Good bleeping grief!

Straus appears to have drawn the ire of the Randall County GOP because he heeds public opinion on certain controversial measures. Off the top of my noggin, the Bathroom Bill comes immediately to mind.

Texas senators approved the Bathroom Bill, which was pushed by Lt. Gov. Dan Patrick, and sent it to the House. Straus opposed the bill that requires transgender people to use public bathrooms in accordance to the sexual identity stated on their birth certificate. Straus saw the bill for what it was: an unenforceable act of discrimination against some Texans. He joined chiefs of police, business executives and medical professionals who also opposed the Bathroom Bill.

But because he didn’t push this monstrosity of a bill through the House — among other legislation — he no longer deserves to be speaker. The Randall County GOP’s resolution seeks to get state Reps. John Smithee and Four Price, both Amarillo Republicans, to vote against Straus if he seeks another speaker term.
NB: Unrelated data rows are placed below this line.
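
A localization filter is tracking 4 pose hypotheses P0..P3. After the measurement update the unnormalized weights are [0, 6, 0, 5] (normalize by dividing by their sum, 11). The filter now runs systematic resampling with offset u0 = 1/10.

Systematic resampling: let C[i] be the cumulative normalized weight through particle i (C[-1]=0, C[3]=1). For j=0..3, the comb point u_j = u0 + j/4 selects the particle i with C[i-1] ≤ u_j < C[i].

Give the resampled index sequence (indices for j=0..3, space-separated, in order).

C = [0, 6/11, 6/11, 1]
j=0: u_0=1/10 ∈ [0, 6/11) → index 1
j=1: u_1=7/20 ∈ [0, 6/11) → index 1
j=2: u_2=3/5 ∈ [6/11, 1) → index 3
j=3: u_3=17/20 ∈ [6/11, 1) → index 3

1 1 3 3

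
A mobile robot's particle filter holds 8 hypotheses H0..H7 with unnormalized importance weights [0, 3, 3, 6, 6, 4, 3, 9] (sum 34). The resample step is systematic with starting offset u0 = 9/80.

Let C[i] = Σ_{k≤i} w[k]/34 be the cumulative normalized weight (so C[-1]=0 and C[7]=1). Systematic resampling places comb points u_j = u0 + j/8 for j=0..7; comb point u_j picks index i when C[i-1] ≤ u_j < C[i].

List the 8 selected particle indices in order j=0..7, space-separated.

C = [0, 3/34, 3/17, 6/17, 9/17, 11/17, 25/34, 1]
j=0: u_0=9/80 ∈ [3/34, 3/17) → index 2
j=1: u_1=19/80 ∈ [3/17, 6/17) → index 3
j=2: u_2=29/80 ∈ [6/17, 9/17) → index 4
j=3: u_3=39/80 ∈ [6/17, 9/17) → index 4
j=4: u_4=49/80 ∈ [9/17, 11/17) → index 5
j=5: u_5=59/80 ∈ [25/34, 1) → index 7
j=6: u_6=69/80 ∈ [25/34, 1) → index 7
j=7: u_7=79/80 ∈ [25/34, 1) → index 7

2 3 4 4 5 7 7 7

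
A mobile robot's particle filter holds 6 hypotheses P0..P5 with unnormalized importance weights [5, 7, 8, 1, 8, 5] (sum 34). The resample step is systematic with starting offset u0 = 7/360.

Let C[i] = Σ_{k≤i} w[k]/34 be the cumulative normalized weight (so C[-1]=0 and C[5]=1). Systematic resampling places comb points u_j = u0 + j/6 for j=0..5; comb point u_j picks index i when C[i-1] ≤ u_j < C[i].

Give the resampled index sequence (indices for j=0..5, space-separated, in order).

0 1 1 2 4 4

C = [5/34, 6/17, 10/17, 21/34, 29/34, 1]
j=0: u_0=7/360 ∈ [0, 5/34) → index 0
j=1: u_1=67/360 ∈ [5/34, 6/17) → index 1
j=2: u_2=127/360 ∈ [5/34, 6/17) → index 1
j=3: u_3=187/360 ∈ [6/17, 10/17) → index 2
j=4: u_4=247/360 ∈ [21/34, 29/34) → index 4
j=5: u_5=307/360 ∈ [21/34, 29/34) → index 4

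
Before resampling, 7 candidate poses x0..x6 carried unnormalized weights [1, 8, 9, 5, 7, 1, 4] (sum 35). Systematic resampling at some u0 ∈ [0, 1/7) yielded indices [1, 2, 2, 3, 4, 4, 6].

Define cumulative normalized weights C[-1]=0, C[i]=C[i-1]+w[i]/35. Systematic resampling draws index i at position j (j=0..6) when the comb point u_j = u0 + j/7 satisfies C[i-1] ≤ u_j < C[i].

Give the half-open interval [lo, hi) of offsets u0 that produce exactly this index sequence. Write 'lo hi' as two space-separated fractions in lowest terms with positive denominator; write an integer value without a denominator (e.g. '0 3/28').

4/35 1/7

C = [1/35, 9/35, 18/35, 23/35, 6/7, 31/35, 1]
j=0 picked index 1: u0 ∈ [1/35, 9/35)
j=1 picked index 2: u0 ∈ [4/35, 13/35)
j=2 picked index 2: u0 ∈ [-1/35, 8/35)
j=3 picked index 3: u0 ∈ [3/35, 8/35)
j=4 picked index 4: u0 ∈ [3/35, 2/7)
j=5 picked index 4: u0 ∈ [-2/35, 1/7)
j=6 picked index 6: u0 ∈ [1/35, 1/7)
intersection: [4/35, 1/7)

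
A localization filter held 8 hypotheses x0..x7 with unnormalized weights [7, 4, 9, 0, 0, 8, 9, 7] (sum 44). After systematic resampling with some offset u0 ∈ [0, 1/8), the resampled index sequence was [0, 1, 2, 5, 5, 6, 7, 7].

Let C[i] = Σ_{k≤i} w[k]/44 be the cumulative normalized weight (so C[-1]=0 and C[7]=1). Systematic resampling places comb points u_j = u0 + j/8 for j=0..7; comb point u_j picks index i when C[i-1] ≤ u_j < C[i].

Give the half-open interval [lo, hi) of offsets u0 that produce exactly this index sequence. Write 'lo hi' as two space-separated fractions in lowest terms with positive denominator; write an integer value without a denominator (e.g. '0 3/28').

1/11 1/8

C = [7/44, 1/4, 5/11, 5/11, 5/11, 7/11, 37/44, 1]
j=0 picked index 0: u0 ∈ [0, 7/44)
j=1 picked index 1: u0 ∈ [3/88, 1/8)
j=2 picked index 2: u0 ∈ [0, 9/44)
j=3 picked index 5: u0 ∈ [7/88, 23/88)
j=4 picked index 5: u0 ∈ [-1/22, 3/22)
j=5 picked index 6: u0 ∈ [1/88, 19/88)
j=6 picked index 7: u0 ∈ [1/11, 1/4)
j=7 picked index 7: u0 ∈ [-3/88, 1/8)
intersection: [1/11, 1/8)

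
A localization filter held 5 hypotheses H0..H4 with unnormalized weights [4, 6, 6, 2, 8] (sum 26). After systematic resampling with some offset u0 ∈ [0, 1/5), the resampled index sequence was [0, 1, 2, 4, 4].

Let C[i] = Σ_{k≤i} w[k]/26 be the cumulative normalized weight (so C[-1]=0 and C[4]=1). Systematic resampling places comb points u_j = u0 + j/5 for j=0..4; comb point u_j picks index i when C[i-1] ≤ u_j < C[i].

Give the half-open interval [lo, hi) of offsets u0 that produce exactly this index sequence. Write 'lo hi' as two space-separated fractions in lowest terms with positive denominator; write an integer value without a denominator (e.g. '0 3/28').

C = [2/13, 5/13, 8/13, 9/13, 1]
j=0 picked index 0: u0 ∈ [0, 2/13)
j=1 picked index 1: u0 ∈ [-3/65, 12/65)
j=2 picked index 2: u0 ∈ [-1/65, 14/65)
j=3 picked index 4: u0 ∈ [6/65, 2/5)
j=4 picked index 4: u0 ∈ [-7/65, 1/5)
intersection: [6/65, 2/13)

6/65 2/13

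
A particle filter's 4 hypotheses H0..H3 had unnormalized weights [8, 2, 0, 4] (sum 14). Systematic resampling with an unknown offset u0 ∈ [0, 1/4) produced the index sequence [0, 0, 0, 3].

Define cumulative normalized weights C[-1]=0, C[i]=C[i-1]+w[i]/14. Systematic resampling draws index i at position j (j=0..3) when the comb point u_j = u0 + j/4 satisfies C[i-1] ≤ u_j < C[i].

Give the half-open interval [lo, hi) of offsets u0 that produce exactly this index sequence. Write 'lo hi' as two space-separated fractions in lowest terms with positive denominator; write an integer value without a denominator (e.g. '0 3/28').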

It’s interesting to me that Price, whose district includes Potter County, declined to comment to the media about the Randall County resolution. Why do you suppose he did that? Oh, maybe it’s because he might applaud the job Straus has done while serving as the Man of the House.

I don’t want the Randall County Republican Party to have its way. The Texas House has managed to stall some overheated legislative remedies, the Bathroom Bill being one of them.
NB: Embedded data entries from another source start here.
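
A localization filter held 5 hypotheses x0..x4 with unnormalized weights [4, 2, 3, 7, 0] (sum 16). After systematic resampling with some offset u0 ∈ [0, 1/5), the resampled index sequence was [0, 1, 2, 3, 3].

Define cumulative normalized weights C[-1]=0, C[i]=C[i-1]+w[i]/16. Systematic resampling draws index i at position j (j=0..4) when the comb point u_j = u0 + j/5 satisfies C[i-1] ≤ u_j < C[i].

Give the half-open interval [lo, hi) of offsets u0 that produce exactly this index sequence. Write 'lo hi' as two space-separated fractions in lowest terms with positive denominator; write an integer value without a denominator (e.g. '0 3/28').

1/20 13/80

C = [1/4, 3/8, 9/16, 1, 1]
j=0 picked index 0: u0 ∈ [0, 1/4)
j=1 picked index 1: u0 ∈ [1/20, 7/40)
j=2 picked index 2: u0 ∈ [-1/40, 13/80)
j=3 picked index 3: u0 ∈ [-3/80, 2/5)
j=4 picked index 3: u0 ∈ [-19/80, 1/5)
intersection: [1/20, 13/80)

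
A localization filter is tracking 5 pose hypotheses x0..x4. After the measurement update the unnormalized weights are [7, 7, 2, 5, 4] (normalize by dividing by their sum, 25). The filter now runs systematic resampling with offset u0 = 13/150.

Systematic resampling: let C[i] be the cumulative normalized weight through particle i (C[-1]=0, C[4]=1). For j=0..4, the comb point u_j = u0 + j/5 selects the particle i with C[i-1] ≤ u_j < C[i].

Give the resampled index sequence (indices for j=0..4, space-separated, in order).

0 1 1 3 4

C = [7/25, 14/25, 16/25, 21/25, 1]
j=0: u_0=13/150 ∈ [0, 7/25) → index 0
j=1: u_1=43/150 ∈ [7/25, 14/25) → index 1
j=2: u_2=73/150 ∈ [7/25, 14/25) → index 1
j=3: u_3=103/150 ∈ [16/25, 21/25) → index 3
j=4: u_4=133/150 ∈ [21/25, 1) → index 4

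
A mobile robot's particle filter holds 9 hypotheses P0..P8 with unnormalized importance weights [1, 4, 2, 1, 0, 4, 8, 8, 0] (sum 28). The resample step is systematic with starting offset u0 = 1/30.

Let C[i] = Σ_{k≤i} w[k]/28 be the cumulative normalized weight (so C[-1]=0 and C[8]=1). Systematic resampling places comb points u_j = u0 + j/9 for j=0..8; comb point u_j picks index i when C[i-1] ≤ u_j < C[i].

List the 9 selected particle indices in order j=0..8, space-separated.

C = [1/28, 5/28, 1/4, 2/7, 2/7, 3/7, 5/7, 1, 1]
j=0: u_0=1/30 ∈ [0, 1/28) → index 0
j=1: u_1=13/90 ∈ [1/28, 5/28) → index 1
j=2: u_2=23/90 ∈ [1/4, 2/7) → index 3
j=3: u_3=11/30 ∈ [2/7, 3/7) → index 5
j=4: u_4=43/90 ∈ [3/7, 5/7) → index 6
j=5: u_5=53/90 ∈ [3/7, 5/7) → index 6
j=6: u_6=7/10 ∈ [3/7, 5/7) → index 6
j=7: u_7=73/90 ∈ [5/7, 1) → index 7
j=8: u_8=83/90 ∈ [5/7, 1) → index 7

0 1 3 5 6 6 6 7 7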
As for the bipartisanship that Straus has shown, I welcome that, too. It is in keeping with a longstanding Texas legislative tradition with governors, lieutenant governors and Texas House speakers routinely reaching across the aisle to get things done for the good of the entire state.
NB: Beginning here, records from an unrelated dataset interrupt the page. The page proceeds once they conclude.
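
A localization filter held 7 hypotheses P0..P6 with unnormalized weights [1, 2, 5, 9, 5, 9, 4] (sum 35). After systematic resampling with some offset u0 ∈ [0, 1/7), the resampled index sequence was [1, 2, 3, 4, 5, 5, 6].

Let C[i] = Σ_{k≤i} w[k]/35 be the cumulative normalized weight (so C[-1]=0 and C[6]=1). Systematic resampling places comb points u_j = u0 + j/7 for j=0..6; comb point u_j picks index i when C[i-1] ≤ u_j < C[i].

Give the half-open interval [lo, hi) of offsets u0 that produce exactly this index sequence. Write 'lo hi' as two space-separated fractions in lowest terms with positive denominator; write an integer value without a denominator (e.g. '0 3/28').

2/35 3/35

C = [1/35, 3/35, 8/35, 17/35, 22/35, 31/35, 1]
j=0 picked index 1: u0 ∈ [1/35, 3/35)
j=1 picked index 2: u0 ∈ [-2/35, 3/35)
j=2 picked index 3: u0 ∈ [-2/35, 1/5)
j=3 picked index 4: u0 ∈ [2/35, 1/5)
j=4 picked index 5: u0 ∈ [2/35, 11/35)
j=5 picked index 5: u0 ∈ [-3/35, 6/35)
j=6 picked index 6: u0 ∈ [1/35, 1/7)
intersection: [2/35, 3/35)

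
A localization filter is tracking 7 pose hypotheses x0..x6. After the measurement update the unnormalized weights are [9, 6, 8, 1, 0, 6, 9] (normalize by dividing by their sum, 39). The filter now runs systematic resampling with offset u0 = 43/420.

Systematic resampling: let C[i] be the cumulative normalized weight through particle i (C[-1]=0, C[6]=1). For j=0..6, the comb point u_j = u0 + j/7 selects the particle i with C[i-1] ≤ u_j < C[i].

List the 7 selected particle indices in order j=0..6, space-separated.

C = [3/13, 5/13, 23/39, 8/13, 8/13, 10/13, 1]
j=0: u_0=43/420 ∈ [0, 3/13) → index 0
j=1: u_1=103/420 ∈ [3/13, 5/13) → index 1
j=2: u_2=163/420 ∈ [5/13, 23/39) → index 2
j=3: u_3=223/420 ∈ [5/13, 23/39) → index 2
j=4: u_4=283/420 ∈ [8/13, 10/13) → index 5
j=5: u_5=49/60 ∈ [10/13, 1) → index 6
j=6: u_6=403/420 ∈ [10/13, 1) → index 6

0 1 2 2 5 6 6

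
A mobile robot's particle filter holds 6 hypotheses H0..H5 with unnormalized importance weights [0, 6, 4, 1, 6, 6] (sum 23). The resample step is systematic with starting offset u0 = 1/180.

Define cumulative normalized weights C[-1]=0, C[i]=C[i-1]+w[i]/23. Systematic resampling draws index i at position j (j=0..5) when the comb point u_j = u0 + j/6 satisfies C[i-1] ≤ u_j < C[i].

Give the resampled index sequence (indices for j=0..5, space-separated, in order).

C = [0, 6/23, 10/23, 11/23, 17/23, 1]
j=0: u_0=1/180 ∈ [0, 6/23) → index 1
j=1: u_1=31/180 ∈ [0, 6/23) → index 1
j=2: u_2=61/180 ∈ [6/23, 10/23) → index 2
j=3: u_3=91/180 ∈ [11/23, 17/23) → index 4
j=4: u_4=121/180 ∈ [11/23, 17/23) → index 4
j=5: u_5=151/180 ∈ [17/23, 1) → index 5

1 1 2 4 4 5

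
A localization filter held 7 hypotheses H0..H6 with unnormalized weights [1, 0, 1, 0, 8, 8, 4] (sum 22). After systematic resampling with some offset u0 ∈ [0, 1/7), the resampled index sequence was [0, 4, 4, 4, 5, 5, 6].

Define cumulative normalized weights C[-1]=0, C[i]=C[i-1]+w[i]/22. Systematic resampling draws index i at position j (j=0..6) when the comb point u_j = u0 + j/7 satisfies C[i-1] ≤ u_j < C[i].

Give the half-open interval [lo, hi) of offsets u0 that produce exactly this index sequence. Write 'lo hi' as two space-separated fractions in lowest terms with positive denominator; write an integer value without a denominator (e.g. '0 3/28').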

Bathroom Bill is dead; may it remain dead

Ladies and gents, boys and girls … I am delighted to proclaim the return to sanity in at least governmental power center.

That would be in Austin, Texas, where the Legislature is concluding a special session called to deal with 20 issues mandated by Gov. Greg Abbott. One of them was the so-called Bathroom Bill.

The Bathroom Bill has been flushed away. It’s gone. The Legislature won’t send this idiotic notion to the governor’s desk.

While the nation is trying to gather its wits after the president’s stunning remarks Tuesday about “both sides” sharing blame for the tragedy that unfolded in Charlottesville, Texas lawmakers have performed a profoundly sane act by killing the Bathroom Bill.

The bill, which was part of Lt. Gov. Dan Patrick’s wish list of items to be enacted, would have required folks to use bathrooms in accordance with the gender noted on their birth certificates. It is intended to prevent transgender individuals who identify with the “other gender” to use the bathroom commensurate with their sexual identity.

That would apply to those who’ve actually had their gender changed surgically. Yep, a man who was born a woman would have had to use the women’s restroom — and vice versa.

Discriminatory? Yeah. Just a tad.

Texas senators approved this bill and sent it to the House of Representatives. Speaker Joe Straus, though, opposed it, as did most House members. Straus said he wouldn’t be party to a bill that discriminated against transgendered individuals.

So, the bill has died a quiet death.

Lt. Gov. Patrick had support among social conservatives and clergy. Police chiefs opposed it, as did business leaders. According to the Texas Tribune: “Transgender women, men and children from across Texas descended on the Capitol to testify about how the proposal — which would ban local policies that ensured transgender individuals’ right to use public and school restrooms that match their gender identity — could endanger their lives. The business community rallied against the legislation too, giving House Speaker Joe Straus cover as he refused to negotiate with Patrick on bathroom restrictions.”

Read the rest of the Tribune story here.

It’s foolish to predict that the Bathroom Bill will remain dead. It might come back when the 2019 Legislature convenes. It might even be part of yet another special session if Gov. Abbott is inclined to call one.

I hope he doesn’t. The state has many compelling issues with which to wrestle. The nonsense associated with the use of public restrooms isn’t one of them.